Все участвующие в потасовке студенты разом замерли и вытянулись в струнку. Те, что были поближе к выходам, и вовсе технично смылись.
В воцарившейся тишине чётко и размеренно, будто тиканье огромных часов, разнеслись шаги Кабанова. Ректор, пройдя между рядов столов, остановился перед следами побоища и окинул взглядом взъерошенных, тяжело дышащих драчунов.
Толстая тётка-буфетчица, охая и округляя глаза, что-то причитала, следуя за Кабановым по пятам, но тот, кажется, не обращал на неё особого внимания.
— Значит, так… — зловеще процедил он. — Студент Кудеяров! Студент Кочанов! Студент Пушкарь! Студент Сибирский! Студент Аксаков…
Задержавшись взглядом на французе, он прищурился, оглядывая его с некоторым недоумением.
— Жак Франсуа Арман де Полиньяк! — торопливо представился Жак сильно гнусавя, потому что по-прежнему зажимал нос пальцами. — Мсье, я должен объяснить. Я…
— Студент Полиньяк! — прежним тоном продолжил Кабанов. — Студент Трофимов!
— Меня-то за что, Николай Георгиевич? — взмолился вихрастый паренек со смешно торчащими ушами. — Я вообще не с ними! Это всё Кудеяр с Кочановым!
— Ах ты ж иуда! — взвился Кочанов, сжимая кулаки.
— Отставить! — рявкнул по-военному ректор. — Всем вышеназванным — предупреждение! Правила знаете. Предупреждение — выговор — строгий выговор — отчисление. А с вами, Павел Фомич, мы, помнится, составляли отдельный разговор весной, по окончанию подготовительного курса. Ваша компания уже там показывала себя не с лучшей стороны.
Кудеяров, покрасневший до мочек ушей, стоял неподвижно, втянув голову в плечи.
— Ну, так что? — продолжил ректор. — Может, мне уведомить вашего отца о том, что вы умудрились схлопотать предупреждение ещё до начала учебного года?
— Не надо, — тихо, почти шёпотом произнёс Кудеяров. Кашлянув, повторил громче: — Не надо, пожалуйста, Николай Георгиевич! Этого больше не повторится.
— Что ж, увидим. Если вы и правда возьметесь за ум с началом учёбы — так и быть, я сниму предупреждение по итогам первого семестра. И всем остальным, кстати, тоже. А сейчас… Всем вышеназванным — наряд по полной уборке столовой. Мария Васильевна, проследите, чтобы никто не отлынивал. Столовую пока закройте.

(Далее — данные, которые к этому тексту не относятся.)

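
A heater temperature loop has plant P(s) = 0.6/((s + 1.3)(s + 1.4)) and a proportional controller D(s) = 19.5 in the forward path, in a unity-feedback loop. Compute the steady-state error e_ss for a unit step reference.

0.135

The loop is type 0. Static position error constant K_pos = D(0)·P(0) = 19.5·0.3297 = 6.429.
Steady-state error to a unit step: e_ss = 1/(1+K_pos) = 1/7.429 = 0.135.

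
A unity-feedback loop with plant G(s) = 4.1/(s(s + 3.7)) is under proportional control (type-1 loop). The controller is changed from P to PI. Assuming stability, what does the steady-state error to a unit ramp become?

The integrator raises the loop to type 2, so K_v → ∞ and e_ss to a ramp is zero.

0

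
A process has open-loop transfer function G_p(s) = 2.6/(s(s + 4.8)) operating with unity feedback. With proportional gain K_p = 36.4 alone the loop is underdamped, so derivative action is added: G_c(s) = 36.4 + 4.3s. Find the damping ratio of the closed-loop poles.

Forward path: (36.4 + 4.3s)·2.6/(s(s+4.8)). The closed-loop characteristic equation is s² + (4.8 + 2.6·4.3)s + 2.6·36.4 = 0.
That is s² + 15.98s + 94.64 = 0, so ω_n = 9.728 rad/s and ζ = 15.98/(2·9.728) = 0.8213.

ζ = 0.821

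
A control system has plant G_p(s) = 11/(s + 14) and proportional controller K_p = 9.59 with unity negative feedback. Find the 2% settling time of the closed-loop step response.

T_s ≈ 0.0335 s

Closed-loop transfer function: T(s) = K_p·G_p(s)/(1 + K_p·G_p(s)) = 105.5/(s + 14 + 105.5) = 105.5/(s + 119.5).
Time constant τ = 1/119.5 = 0.008369 s, so the 2% settling time is about 4τ = 0.0335 s.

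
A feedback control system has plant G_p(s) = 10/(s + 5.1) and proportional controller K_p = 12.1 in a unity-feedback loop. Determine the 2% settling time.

Closed-loop transfer function: T(s) = K_p·G_p(s)/(1 + K_p·G_p(s)) = 121/(s + 5.1 + 121) = 121/(s + 126.1).
Time constant τ = 1/126.1 = 0.00793 s, so the 2% settling time is about 4τ = 0.0317 s.

T_s ≈ 0.0317 s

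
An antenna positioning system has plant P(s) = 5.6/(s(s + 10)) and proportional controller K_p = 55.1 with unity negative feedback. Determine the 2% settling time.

T_s ≈ 0.8 s

Closed-loop characteristic equation: s² + 10s + 308.6 = 0, so ω_n = 17.57 rad/s and ζ = 10/(2·17.57) = 0.2846.
2% settling time T_s ≈ 4/(ζω_n) = 4/5 = 0.8 s.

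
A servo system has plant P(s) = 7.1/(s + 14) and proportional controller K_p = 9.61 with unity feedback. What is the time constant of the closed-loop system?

τ = 0.0122 s

Closed-loop transfer function: T(s) = K_p·P(s)/(1 + K_p·P(s)) = 68.23/(s + 14 + 68.23) = 68.23/(s + 82.23).
Time constant τ = 1/82.23 = 0.0122 s.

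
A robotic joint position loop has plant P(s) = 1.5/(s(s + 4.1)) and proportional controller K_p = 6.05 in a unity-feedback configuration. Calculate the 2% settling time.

From 1 + K_pP(s) = 0: s² + 4.1s + 9.075 = 0 ⇒ ω_n = 3.012, ζ = 0.6805.
2% settling time T_s ≈ 4/(ζω_n) = 4/2.05 = 1.95 s.

T_s ≈ 1.95 s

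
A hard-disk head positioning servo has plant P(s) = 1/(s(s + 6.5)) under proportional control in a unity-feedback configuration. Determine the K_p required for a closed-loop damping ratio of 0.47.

Closed-loop characteristic equation: s² + 6.5s + K_p·1 = 0.
So ω_n = √(1K_p) and 2ζω_n = 6.5, giving ζ = 6.5/(2√(1K_p)).
Setting ζ = 0.47: √(1K_p) = 6.5/(2·0.47) = 6.915, so K_p = 47.82/1 = 47.8.

K_p = 47.8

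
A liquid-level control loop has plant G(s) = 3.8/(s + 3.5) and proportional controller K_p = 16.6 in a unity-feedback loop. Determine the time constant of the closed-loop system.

τ = 0.015 s

Closed-loop transfer function: T(s) = K_p·G(s)/(1 + K_p·G(s)) = 63.08/(s + 3.5 + 63.08) = 63.08/(s + 66.58).
Time constant τ = 1/66.58 = 0.015 s.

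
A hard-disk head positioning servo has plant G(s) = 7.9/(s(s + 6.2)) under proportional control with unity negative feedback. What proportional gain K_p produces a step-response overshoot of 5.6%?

From %OS = 100·exp(−πζ/√(1−ζ²)) = 5.6%, ζ = −ln(0.056)/√(π²+ln²(0.056)) = 0.6761.
Characteristic equation s² + 6.2s + 7.9K_p = 0 gives ζ = 6.2/(2√(7.9K_p)).
Setting ζ = 0.6761: √(7.9K_p) = 6.2/(2·0.6761) = 4.585, so K_p = 21.03/7.9 = 2.66.

K_p = 2.66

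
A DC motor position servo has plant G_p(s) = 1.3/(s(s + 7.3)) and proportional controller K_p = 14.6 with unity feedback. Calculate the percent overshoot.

The closed-loop denominator s² + 7.3s + 18.98 gives ω_n = √18.98 = 4.357 and ζ = 7.3/(2ω_n) = 0.8378.
%OS = 100·exp(−πζ/√(1−ζ²)) = 100·exp(−π·0.8378/√0.2981) = 0.806%.

0.806%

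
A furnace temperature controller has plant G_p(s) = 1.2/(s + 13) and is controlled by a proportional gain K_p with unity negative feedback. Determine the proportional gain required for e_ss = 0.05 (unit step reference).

K_p = 206

Steady-state error for a unit step on this type-0 loop is 1/(1 + K_p·G_p(0)).
G_p(0) = 0.09231. Require 1/(1 + K_p·0.09231) = 0.05, so 1 + 0.09231·K_p = 20.
K_p = (20 − 1)/0.09231 = 206.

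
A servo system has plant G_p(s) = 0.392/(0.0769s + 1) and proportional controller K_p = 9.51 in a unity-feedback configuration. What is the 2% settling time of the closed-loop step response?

Closed loop: T(s) = K_p·G_p/(1+K_p·G_p) = 3.728/(0.0769s + 1 + 3.728), with pole at s = −(1 + 3.728)/0.0769 = −61.48.
τ = 1/61.48 = 0.01627 s, so 2% settling time ≈ 4τ = 0.0651 s.

T_s ≈ 0.0651 s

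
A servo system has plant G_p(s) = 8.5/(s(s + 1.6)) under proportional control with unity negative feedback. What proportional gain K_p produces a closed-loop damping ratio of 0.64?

K_p = 0.184

Closed-loop characteristic equation: s² + 1.6s + K_p·8.5 = 0.
So ω_n = √(8.5K_p) and 2ζω_n = 1.6, giving ζ = 1.6/(2√(8.5K_p)).
Setting ζ = 0.64: √(8.5K_p) = 1.6/(2·0.64) = 1.25, so K_p = 1.562/8.5 = 0.184.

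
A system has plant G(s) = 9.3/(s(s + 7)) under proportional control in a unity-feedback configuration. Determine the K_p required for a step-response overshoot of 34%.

From %OS = 100·exp(−πζ/√(1−ζ²)) = 34%, ζ = −ln(0.34)/√(π²+ln²(0.34)) = 0.3248.
Characteristic equation s² + 7s + 9.3K_p = 0 gives ζ = 7/(2√(9.3K_p)).
Setting ζ = 0.3248: √(9.3K_p) = 7/(2·0.3248) = 10.78, so K_p = 116.1/9.3 = 12.5.

K_p = 12.5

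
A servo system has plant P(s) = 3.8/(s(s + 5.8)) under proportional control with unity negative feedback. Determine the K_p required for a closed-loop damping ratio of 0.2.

K_p = 55.3

Closed-loop characteristic equation: s² + 5.8s + K_p·3.8 = 0.
So ω_n = √(3.8K_p) and 2ζω_n = 5.8, giving ζ = 5.8/(2√(3.8K_p)).
Setting ζ = 0.2: √(3.8K_p) = 5.8/(2·0.2) = 14.5, so K_p = 210.2/3.8 = 55.3.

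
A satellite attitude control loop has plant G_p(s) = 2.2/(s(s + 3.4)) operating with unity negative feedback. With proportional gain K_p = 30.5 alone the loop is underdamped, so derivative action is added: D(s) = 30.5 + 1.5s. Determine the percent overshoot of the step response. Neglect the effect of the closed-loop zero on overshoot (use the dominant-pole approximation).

24.5%

Forward path: (30.5 + 1.5s)·2.2/(s(s+3.4)). The closed-loop characteristic equation is s² + (3.4 + 2.2·1.5)s + 2.2·30.5 = 0.
That is s² + 6.7s + 67.1 = 0, so ω_n = 8.191 rad/s and ζ = 6.7/(2·8.191) = 0.409.
%OS = 100·exp(−πζ/√(1−ζ²)) = 24.5%.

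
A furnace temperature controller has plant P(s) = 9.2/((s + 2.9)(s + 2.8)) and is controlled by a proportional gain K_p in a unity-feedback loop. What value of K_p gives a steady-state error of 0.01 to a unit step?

K_p = 87.4

The loop is type 0, so e_ss(step) = 1/(1 + K_pos) with K_pos = K_p·P(0).
P(0) = 1.133. Require 1/(1 + K_p·1.133) = 0.01, so 1 + 1.133·K_p = 100.
K_p = (100 − 1)/1.133 = 87.4.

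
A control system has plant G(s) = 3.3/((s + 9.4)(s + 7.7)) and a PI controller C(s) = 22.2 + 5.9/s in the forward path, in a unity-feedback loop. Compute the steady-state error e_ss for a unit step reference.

0

The open loop C(s)G(s) has a pole at the origin (type 1), so the static position error constant is infinite and e_ss = 1/(1+∞) = 0.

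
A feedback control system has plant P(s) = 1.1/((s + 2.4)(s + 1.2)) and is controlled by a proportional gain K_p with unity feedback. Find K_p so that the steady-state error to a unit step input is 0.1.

The loop is type 0, so e_ss(step) = 1/(1 + K_pos) with K_pos = K_p·P(0).
P(0) = 0.3819. Require 1/(1 + K_p·0.3819) = 0.1, so 1 + 0.3819·K_p = 10.
K_p = (10 − 1)/0.3819 = 23.6.

K_p = 23.6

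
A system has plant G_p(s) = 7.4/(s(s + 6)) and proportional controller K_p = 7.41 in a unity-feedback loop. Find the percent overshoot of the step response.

24.9%

Closed-loop characteristic equation: s² + 6s + 54.83 = 0, so ω_n = 7.405 rad/s and ζ = 6/(2·7.405) = 0.4051.
%OS = 100·exp(−πζ/√(1−ζ²)) = 100·exp(−π·0.4051/√0.8359) = 24.9%.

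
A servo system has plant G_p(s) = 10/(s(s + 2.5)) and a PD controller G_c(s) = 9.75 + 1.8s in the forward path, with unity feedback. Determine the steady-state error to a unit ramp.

The loop has one pole at the origin (type 1). Velocity error constant K_v = lim_{s→0} s·G_c(s)G_p(s) = 9.75·10/2.5 = 39.
Steady-state error to a unit ramp: e_ss = 1/K_v = 0.0256.

0.0256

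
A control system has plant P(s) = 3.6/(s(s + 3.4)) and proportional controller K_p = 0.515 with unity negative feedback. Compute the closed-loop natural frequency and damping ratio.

With unity feedback the closed-loop characteristic equation is s² + 3.4s + 0.515·3.6 = s² + 3.4s + 1.854 = 0.
So ω_n² = 1.854 ⇒ ω_n = 1.362 rad/s, and ζ = 3.4/(2ω_n) = 1.25.

ω_n = 1.36 rad/s, ζ = 1.25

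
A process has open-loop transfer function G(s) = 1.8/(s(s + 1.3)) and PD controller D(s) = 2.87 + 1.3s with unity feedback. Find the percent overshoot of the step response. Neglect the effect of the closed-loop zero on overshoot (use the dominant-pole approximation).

1.5%

Forward path: (2.87 + 1.3s)·1.8/(s(s+1.3)). The closed-loop characteristic equation is s² + (1.3 + 1.8·1.3)s + 1.8·2.87 = 0.
That is s² + 3.64s + 5.166 = 0, so ω_n = 2.273 rad/s and ζ = 3.64/(2·2.273) = 0.8007.
%OS = 100·exp(−πζ/√(1−ζ²)) = 1.5%.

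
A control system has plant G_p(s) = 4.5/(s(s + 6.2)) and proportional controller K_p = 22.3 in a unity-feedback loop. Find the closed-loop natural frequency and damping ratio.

ω_n = 10 rad/s, ζ = 0.309

With unity feedback the closed-loop characteristic equation is s² + 6.2s + 22.3·4.5 = s² + 6.2s + 100.4 = 0.
Matching s² + 2ζω_n s + ω_n²: ω_n = √100.4 = 10.02 rad/s and 2ζω_n = 6.2, so ζ = 6.2/(2·10.02) = 0.309.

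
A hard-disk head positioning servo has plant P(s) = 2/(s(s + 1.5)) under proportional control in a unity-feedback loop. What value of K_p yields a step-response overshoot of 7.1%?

K_p = 0.678

From %OS = 100·exp(−πζ/√(1−ζ²)) = 7.1%, ζ = −ln(0.071)/√(π²+ln²(0.071)) = 0.6441.
Characteristic equation s² + 1.5s + 2K_p = 0 gives ζ = 1.5/(2√(2K_p)).
Setting ζ = 0.6441: √(2K_p) = 1.5/(2·0.6441) = 1.164, so K_p = 1.356/2 = 0.678.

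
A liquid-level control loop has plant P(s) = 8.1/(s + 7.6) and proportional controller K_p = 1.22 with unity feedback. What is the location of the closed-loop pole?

s = -17.48

Closed-loop transfer function: T(s) = K_p·P(s)/(1 + K_p·P(s)) = 9.882/(s + 7.6 + 9.882) = 9.882/(s + 17.48).
The closed-loop pole is at s = −17.48.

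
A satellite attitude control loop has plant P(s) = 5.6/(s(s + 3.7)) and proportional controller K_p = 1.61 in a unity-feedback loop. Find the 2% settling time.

T_s ≈ 2.16 s

From 1 + K_pP(s) = 0: s² + 3.7s + 9.016 = 0 ⇒ ω_n = 3.003, ζ = 0.6161.
2% settling time T_s ≈ 4/(ζω_n) = 4/1.85 = 2.16 s.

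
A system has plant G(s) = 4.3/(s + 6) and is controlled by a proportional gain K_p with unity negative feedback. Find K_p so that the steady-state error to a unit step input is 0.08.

K_p = 16

The loop is type 0, so e_ss(step) = 1/(1 + K_pos) with K_pos = K_p·G(0).
G(0) = 0.7167. Require 1/(1 + K_p·0.7167) = 0.08, so 1 + 0.7167·K_p = 12.5.
K_p = (12.5 − 1)/0.7167 = 16.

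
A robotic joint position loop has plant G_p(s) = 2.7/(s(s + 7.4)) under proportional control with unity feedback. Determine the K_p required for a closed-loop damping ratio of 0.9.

K_p = 6.26

Closed-loop characteristic equation: s² + 7.4s + K_p·2.7 = 0.
So ω_n = √(2.7K_p) and 2ζω_n = 7.4, giving ζ = 7.4/(2√(2.7K_p)).
Setting ζ = 0.9: √(2.7K_p) = 7.4/(2·0.9) = 4.111, so K_p = 16.9/2.7 = 6.26.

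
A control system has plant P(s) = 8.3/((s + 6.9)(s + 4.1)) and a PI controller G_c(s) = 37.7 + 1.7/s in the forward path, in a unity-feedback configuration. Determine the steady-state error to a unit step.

The open loop G_c(s)P(s) has a pole at the origin (type 1), so the static position error constant is infinite and e_ss = 1/(1+∞) = 0.

0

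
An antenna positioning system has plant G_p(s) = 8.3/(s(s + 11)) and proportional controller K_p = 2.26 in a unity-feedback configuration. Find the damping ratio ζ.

With unity feedback the closed-loop characteristic equation is s² + 11s + 2.26·8.3 = s² + 11s + 18.76 = 0.
So ω_n² = 18.76 ⇒ ω_n = 4.331 rad/s, and ζ = 11/(2ω_n) = 1.27.

ζ = 1.27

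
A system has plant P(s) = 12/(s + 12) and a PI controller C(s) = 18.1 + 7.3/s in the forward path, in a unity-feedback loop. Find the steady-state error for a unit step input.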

Даю им полчаса.
— Это что, и мне тоже полы драить, что ли? — насупился Аксаков.
— А что вас не устраивает? — Кабанов уже развернулся, чтобы уйти, но оглянулся на студента, вопросительно подняв бровь.
— Я дворянин. Подобная работа мне… не подобает.
— А вот это вот всё… — Кабанов презрительным взглядом обвел ошмётки разбросанной еды, разбитые тарелки и поваленные скамейки. — Стало быть, подобает дворянину? Стыдитесь, Аксаков! Я был о вас лучшего мнения.
Когда Кабанов ушёл, все, наконец, выдохнули с облегчением. Посетители столовой, торопливо заканчивая с едой, потянулись к выходу, раздаточные окна закрылись. Наша компания провинившихся толпилась возле буфета. Наконец, к нам подошла буфетчица и, окинув осуждающим взглядом, сказала:
— Ну что, пойдёмте, штрафники. Покажу, где тряпки брать.
— Да тряпку-то выжимай! — проворчал Трофимов. — И что толку, что ты ею елозишь туда-сюда? Только грязь размазываешь!
Аксаков лишь ещё больше сморщился и продолжил вяло шевелить шваброй, неловко держа её на вытянутых руках, будто боясь запачкаться. Зацепив ведро с водой, едва не опрокинул его на брюки Трофимову.
— Ты издеваешься, что ли? — зашипел тот, покраснев с досады до кончиков своих оттопыренных ушей. — Ну-ка, дай сюда!